Entrepreneur d’avenir : Vous êtes co-fondatrice du collectif Quota climat créé juste avant la présidentielle 2022 pour interpeller sur le manque de représentation des sujets climatiques dans les médias et plaider pour un quota de temps sur ces sujets. Six mois après la présidentielle, quel bilan pour la représentation des enjeux climatiques ? Quel rôle a Quotaclimat ?

QuotaClimat : Nous avons créé l’association QuotaClimat dans un contexte très particulier. Nous étions en pleine campagne présidentielle et le GIEC publiait son 6e rapport d’évaluation. Pourtant, la crise écologique demeurait la grande absente du débat public.

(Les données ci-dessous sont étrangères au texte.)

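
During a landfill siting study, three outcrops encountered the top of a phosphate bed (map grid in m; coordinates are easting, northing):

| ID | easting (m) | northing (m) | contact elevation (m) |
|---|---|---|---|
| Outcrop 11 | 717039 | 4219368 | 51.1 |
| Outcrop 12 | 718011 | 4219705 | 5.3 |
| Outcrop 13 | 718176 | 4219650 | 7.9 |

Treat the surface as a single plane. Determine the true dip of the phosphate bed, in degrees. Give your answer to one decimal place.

5.4°

Two edge vectors: Outcrop 11→Outcrop 12 = (972, 337, -45.8), Outcrop 11→Outcrop 13 = (1137, 282, -43.2).
Normal n = (Outcrop 11→Outcrop 12) × (Outcrop 11→Outcrop 13) = (-1642.8, -10084.2, -109065).
So ∂z/∂easting = −n_x/n_z = −0.01506 and ∂z/∂northing = −n_y/n_z = −0.09246.
Gradient magnitude |∇z| = √(a² + b²) = √(0.00023 + 0.00855) = 0.09368.
True dip = arctan(0.09368) = 5.4°, dipping toward N (azimuth ≈ 009°).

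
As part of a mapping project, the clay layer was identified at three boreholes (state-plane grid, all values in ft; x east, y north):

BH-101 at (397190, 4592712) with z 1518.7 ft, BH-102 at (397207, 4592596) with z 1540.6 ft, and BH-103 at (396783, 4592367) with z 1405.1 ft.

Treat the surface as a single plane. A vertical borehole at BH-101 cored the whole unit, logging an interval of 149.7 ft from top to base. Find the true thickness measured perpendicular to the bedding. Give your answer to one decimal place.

Let the plane be z = a·x + b·y + c.
BH-102−BH-101: 17a − 116b = 21.9;  BH-103−BH-101: −407a − 345b = −113.6.
Solving gives a = 0.39062, b = −0.13155.
|∇z| = √(a²+b²) = 0.41218, so dip δ = arctan(0.41218) = 22.40°.
True thickness = vertical thickness × cos δ = 149.7 × cos 22.40° = 138.4 ft.

138.4 ft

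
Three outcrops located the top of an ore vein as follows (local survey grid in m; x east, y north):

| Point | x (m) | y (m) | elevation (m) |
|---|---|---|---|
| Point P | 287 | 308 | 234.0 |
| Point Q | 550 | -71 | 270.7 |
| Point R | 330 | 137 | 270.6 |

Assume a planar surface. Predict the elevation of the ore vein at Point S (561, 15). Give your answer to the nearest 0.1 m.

Let the plane be z = a·x + b·y + c.
Point Q−Point P: 263a − 379b = 36.7;  Point R−Point P: 43a − 171b = 36.6.
Solving gives a = −0.26488, b = −0.28064.
Then c = 234 − a·287 − b·308 = 396.46.
At (561, 15): z = −148.6 − 4.2 + 396.46 = 243.7 m.

243.7 m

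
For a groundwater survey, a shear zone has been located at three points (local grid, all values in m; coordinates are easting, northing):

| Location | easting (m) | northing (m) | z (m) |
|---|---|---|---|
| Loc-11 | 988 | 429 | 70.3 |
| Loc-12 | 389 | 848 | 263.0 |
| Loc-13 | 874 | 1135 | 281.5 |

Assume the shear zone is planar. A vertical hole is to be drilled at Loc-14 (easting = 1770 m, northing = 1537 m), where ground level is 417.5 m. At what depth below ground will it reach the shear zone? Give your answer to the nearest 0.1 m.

Two edge vectors: Loc-11→Loc-12 = (-599, 419, 192.7), Loc-11→Loc-13 = (-114, 706, 211.2).
Normal n = (Loc-11→Loc-12) × (Loc-11→Loc-13) = (-47553.4, 104541, -375128).
So ∂z/∂easting = −n_x/n_z = −0.126766 and ∂z/∂northing = −n_y/n_z = 0.278681.
Intercept c from Loc-11: 70.3 + 125.24 − 119.55 = 75.99.
At (1770, 1537): z_contact = −224.38 + 428.33 + 75.99 = 279.95 m.
Depth below ground = 417.5 − 279.95 = 137.6 m.

137.6 m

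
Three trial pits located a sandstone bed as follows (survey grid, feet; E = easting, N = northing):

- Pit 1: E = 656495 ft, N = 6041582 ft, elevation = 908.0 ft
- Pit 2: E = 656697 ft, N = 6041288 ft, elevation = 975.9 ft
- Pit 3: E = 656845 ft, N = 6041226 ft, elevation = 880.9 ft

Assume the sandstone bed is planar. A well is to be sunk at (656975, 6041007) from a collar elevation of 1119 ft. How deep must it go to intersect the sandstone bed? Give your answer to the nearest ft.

166 ft

Let the plane be z = a·E + b·N + c.
Pit 2−Pit 1: 202a − 294b = 67.9;  Pit 3−Pit 1: 350a − 356b = −27.1.
Solving gives a = −1.03716923, b = −0.94356525.
Then c = 908 − a·656495 − b·6041582 = 6382431.25.
At (656975, 6041007): z_contact = −681394.3 − 5700084.3 + 6382431.25 = 952.7 ft.
Depth below ground = 1119 − 952.7 = 166 ft.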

Elle occupait en moyenne 3% de l’espace médiatique, alors même que toutes les conditions étaient réunies pour que nous puissions enfin tenir des débats de fond sur le sujet. Depuis, QuotaClimat interpelle les médias sur ces enjeux, notamment via la mobilisation citoyenne et la publication quotidienne d’analyses sur les pratiques éditoriales des médias (presse écrite, radio et TV).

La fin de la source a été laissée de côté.